ROAD TEST:

Renault Clio Renaultsport 200 Cup review

by David Finlay (22 February 2010)

Engine
1998cc, 4 cylinders
Power
200bhp
Transmission
6-speed manual
Fuel/CO2
34.4mpg / 195g/km
Acceleration
0-62mph: 6.9 seconds
Top speed
141mph
Details correct at publication date


You can not mistake its purpose, not even for an instant. Even when parked overnight it looks ready to leap into action. Climb aboard and you will very likely bruise your leg against the unyielding side of the Recaro seat, but it is so supportive once you are sitting in it that you forgive it that indiscretion.

Renault Clio Renaultsport 200 Cup.A sparse cabin with a notable lack of equipment signifies that this is the Cup car, not the regular Clio Renaultsport 200, and that also explains the very firm ride, which is nevertheless the way it is for a good reason - other, less sporty cars on inappropriately low-profile tyres ride nearly as badly with far less excuse.

It's fairly noisy, mostly because of the boom from the twin rear exhausts. The engine itself sounds disappointingly tame for a two-litre unit producing 200bhp, though adherence to noise regulations probably has a lot to do with that. What is not in doubt is that it propels the Clio very effectively, as the sub-7 second 0-62mph time shows.

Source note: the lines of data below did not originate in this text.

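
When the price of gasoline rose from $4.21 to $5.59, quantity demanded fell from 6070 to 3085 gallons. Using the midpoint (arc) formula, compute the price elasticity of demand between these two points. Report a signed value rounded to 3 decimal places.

%ΔQ = (3085 − 6070) / [(6070 + 3085)/2] = -2985/4577.5 = -0.652102…
%ΔP = (5.59 − 4.21) / [(4.21 + 5.59)/2] = 1.38/4.9 = 0.281632…
Arc Ed = %ΔQ / %ΔP = (-2985/4577.5) / (1.38/4.9) = -2.31543…

-2.315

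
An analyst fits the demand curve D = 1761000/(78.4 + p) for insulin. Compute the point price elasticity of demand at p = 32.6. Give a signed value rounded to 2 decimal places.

dD/dp = −1761000/(78.4 + p)² = -142.927. At p = 32.6, D = 15864.9.
Ed = (dD/dp)·(p/D) = (-142.927) × (32.6/15864.9) = -0.2936…

-0.29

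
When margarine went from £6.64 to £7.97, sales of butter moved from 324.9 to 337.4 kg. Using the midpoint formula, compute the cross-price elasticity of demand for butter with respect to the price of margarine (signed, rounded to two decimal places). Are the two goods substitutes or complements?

0.21; substitutes

%ΔQ_{butter} = (337.4 − 324.9)/avg = 12.5/331.15 = 0.037747…
%ΔP_{margarine} = (7.97 − 6.64)/avg = 1.33/7.305 = 0.182067…
E_cross = (12.5/331.15) / (1.33/7.305) = 0.2073…
E_cross > 0 ⇒ the goods are substitutes.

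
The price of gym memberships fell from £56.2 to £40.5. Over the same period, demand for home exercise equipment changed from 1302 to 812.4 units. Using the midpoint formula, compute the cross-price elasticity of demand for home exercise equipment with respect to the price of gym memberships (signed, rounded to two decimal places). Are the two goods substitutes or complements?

%ΔQ_{home exercise equipment} = (812.4 − 1302)/avg = -489.6/1057.2 = -0.463110…
%ΔP_{gym memberships} = (40.5 − 56.2)/avg = -15.7/48.35 = -0.324715…
E_cross = (-489.6/1057.2) / (-15.7/48.35) = 1.4262…
E_cross > 0 ⇒ the goods are substitutes.

1.43; substitutes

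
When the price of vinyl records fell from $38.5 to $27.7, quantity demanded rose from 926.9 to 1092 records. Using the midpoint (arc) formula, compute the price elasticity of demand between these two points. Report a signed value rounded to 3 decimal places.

%ΔQ = (1092 − 926.9) / [(926.9 + 1092)/2] = 165.1/1009.45 = 0.163554…
%ΔP = (27.7 − 38.5) / [(38.5 + 27.7)/2] = -10.8/33.1 = -0.326283…
Arc Ed = %ΔQ / %ΔP = (165.1/1009.45) / (-10.8/33.1) = -0.50126…

-0.501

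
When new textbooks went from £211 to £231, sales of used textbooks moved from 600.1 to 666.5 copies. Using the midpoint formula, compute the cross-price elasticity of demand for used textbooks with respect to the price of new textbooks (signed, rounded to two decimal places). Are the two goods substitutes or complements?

%ΔQ_{used textbooks} = (666.5 − 600.1)/avg = 66.4/633.3 = 0.104847…
%ΔP_{new textbooks} = (231 − 211)/avg = 20/221 = 0.090497…
E_cross = (66.4/633.3) / (20/221) = 1.1585…
E_cross > 0 ⇒ the goods are substitutes.

1.16; substitutes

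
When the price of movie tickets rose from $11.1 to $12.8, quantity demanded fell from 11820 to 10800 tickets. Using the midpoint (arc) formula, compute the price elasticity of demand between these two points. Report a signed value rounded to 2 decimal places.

-0.63

%ΔQ = (10800 − 11820) / [(11820 + 10800)/2] = -1020/11310 = -0.090185…
%ΔP = (12.8 − 11.1) / [(11.1 + 12.8)/2] = 1.7/11.95 = 0.142259…
Arc Ed = %ΔQ / %ΔP = (-1020/11310) / (1.7/11.95) = -0.6339…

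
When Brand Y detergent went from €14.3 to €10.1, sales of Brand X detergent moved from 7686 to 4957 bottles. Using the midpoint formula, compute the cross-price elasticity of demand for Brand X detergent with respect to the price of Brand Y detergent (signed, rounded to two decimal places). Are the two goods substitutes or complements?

%ΔQ_{Brand X detergent} = (4957 − 7686)/avg = -2729/6321.5 = -0.431701…
%ΔP_{Brand Y detergent} = (10.1 − 14.3)/avg = -4.2/12.2 = -0.344262…
E_cross = (-2729/6321.5) / (-4.2/12.2) = 1.2539…
E_cross > 0 ⇒ the goods are substitutes.

1.25; substitutes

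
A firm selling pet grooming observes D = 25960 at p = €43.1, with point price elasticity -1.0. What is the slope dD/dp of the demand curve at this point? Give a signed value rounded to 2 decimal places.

-602.32

Ed = (dD/dp)·(p/D) ⇒ dD/dp = Ed·D/p = (-1.0)·25960/43.1 = -602.3201…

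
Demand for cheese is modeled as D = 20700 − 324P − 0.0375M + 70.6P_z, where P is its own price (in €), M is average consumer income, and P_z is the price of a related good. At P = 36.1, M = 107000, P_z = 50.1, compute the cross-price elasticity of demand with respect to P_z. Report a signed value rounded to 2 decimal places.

0.41

At the given values, D = 20700 − 324(36.1) − 0.0375(107000) + 70.6(50.1) = 8528.16.
∂D/∂P_z = 70.6.
E = (70.6) × (50.1/8528.16) = 0.4147…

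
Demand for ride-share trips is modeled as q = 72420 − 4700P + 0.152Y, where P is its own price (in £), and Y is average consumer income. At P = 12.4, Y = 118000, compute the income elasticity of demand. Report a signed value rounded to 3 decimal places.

At the given values, q = 72420 − 4700(12.4) + 0.152(118000) = 32076.
∂q/∂Y = 0.152.
E = (0.152) × (118000/32076) = 0.55917…

0.559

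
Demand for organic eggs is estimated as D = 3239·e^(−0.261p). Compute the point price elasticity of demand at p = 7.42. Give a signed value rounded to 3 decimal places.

dD/dp = −0.261·D = -121.896. At p = 7.42, D = 467.033.
Ed = (dD/dp)·(p/D) = (-121.896) × (7.42/467.033) = -1.93662

-1.937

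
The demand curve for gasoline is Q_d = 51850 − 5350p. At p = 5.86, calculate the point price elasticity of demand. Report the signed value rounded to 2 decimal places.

-1.53

dQ_d/dp = −5350. At p = 5.86, Q_d = 51850 − 5350(5.86) = 20499.
Ed = (dQ_d/dp)·(p/Q_d) = −5350 × (5.86/20499) = -1.5293…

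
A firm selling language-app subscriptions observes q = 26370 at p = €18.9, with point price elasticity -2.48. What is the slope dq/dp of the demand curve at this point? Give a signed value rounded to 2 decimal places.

-3460.19

Ed = (dq/dp)·(p/q) ⇒ dq/dp = Ed·q/p = (-2.48)·26370/18.9 = -3460.1904…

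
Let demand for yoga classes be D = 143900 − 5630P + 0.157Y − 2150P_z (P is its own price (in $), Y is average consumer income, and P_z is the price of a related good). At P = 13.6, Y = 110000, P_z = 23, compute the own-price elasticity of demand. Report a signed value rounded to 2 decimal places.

At the given values, D = 143900 − 5630(13.6) + 0.157(110000) − 2150(23) = 35152.
∂D/∂P = −5630.
E = (-5630) × (13.6/35152) = -2.1781…

-2.18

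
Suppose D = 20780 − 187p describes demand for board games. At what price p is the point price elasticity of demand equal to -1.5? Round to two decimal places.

66.67

Ed = −187p/(20780 − 187p). Set this equal to -1.5:
187p = 1.5·(20780 − 187p) ⇒ 187p(1 + 1.5) = 1.5·20780
p = 1.5·20780 / (187·2.5) = 66.6737…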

Nobody, surely, would buy this car first and foremost because of its practicality, so I shall gloss over the fact that on one occasion I used it to transport a keyboard (musical, not computer) on an 80-mile round trip. I doubt this has happened before in Clio Renaultsport history, but it hardly matters. Vastly more important is how appealing the Cup is to its driver.

Things do not get off to a good start when you realise that, as part of the specification-paring process which makes the Cup 36kg lighter and more than £1000 cheaper than the standard 200, Renault has made the steering wheel adjustable for height but not for reach. This is an absurd in a car so obviously driver-oriented. It is unquestionably important that the driver should be able to set the wheel in the most convenient position.

Renault Clio Renaultsport 200 Cup.The Cup has a much stiffer suspension set-up than the regular 200 (Renault having made the gap wider than it was between the previous 197 and its Cup equivalent). I was expecting a very neutral attitude, but although the tail can become quite lively when you want it to, the dominant characteristic is understeer. Quite a lot of understeer, in fact. Rather a surprising amount.

I can guess what may be going on here. The first front-wheel drive race car I ever had (heavily modified but road-legal) was at its most sublimely balanced when it was fitted with the best permitted tyres on the front and - for budgetary reasons - the next best on the rear. It was completely neutral and a joy to drive. When I could afford to fit the best tyres all round, the balance deteriorated but the lap times improved.

In order to make the car behave neutrally again (by making the rear slide to the same extent that it had done before), I had to hurl it into corners at speeds which would previously have sent it spinning into the countryside. It wasn't comfortable, but it worked.

I'm not sure if the Renault engineers had a scenario exactly like this in mind, but it's certainly the case that the Cup behaves much better if the back end gets a chance to start moving on the way into a bend. From that point on you can balance it on the throttle, but on tight or difficult corners you will probably have emerged on to the next straight before the front tyres are in a position to deal with all the available power. Understeer is still a factor to be considered.

Renault Clio Renaultsport 200 Cup.And this is in the dry. In the wet, the Cup is a considerable handful even at very low speeds. In greasy, half-wet half-dry conditions - the ones which racing drivers like least, preferring a properly wet track - it is positively alarming. The front end can hardly turn in at all, and this has nothing to do with power because at 20mph it can understeer a full width off-line before you even think about pressing the accelerator pedal. A gentle start sets off the traction control, mild braking brings the ABS into play astonishingly quickly.

Clearly, the Cup is a fairweather car, and almost as certainly it is one that can be fully enjoyed only on a race circuit. I have not done so (because this is a road test, not a track test) but one day I would like to see what happens when you really throw it into corners. I suspect it may be magnificent. As a road car, however, it is more trouble than it's worth, and there is no hot hatch I would less like to own.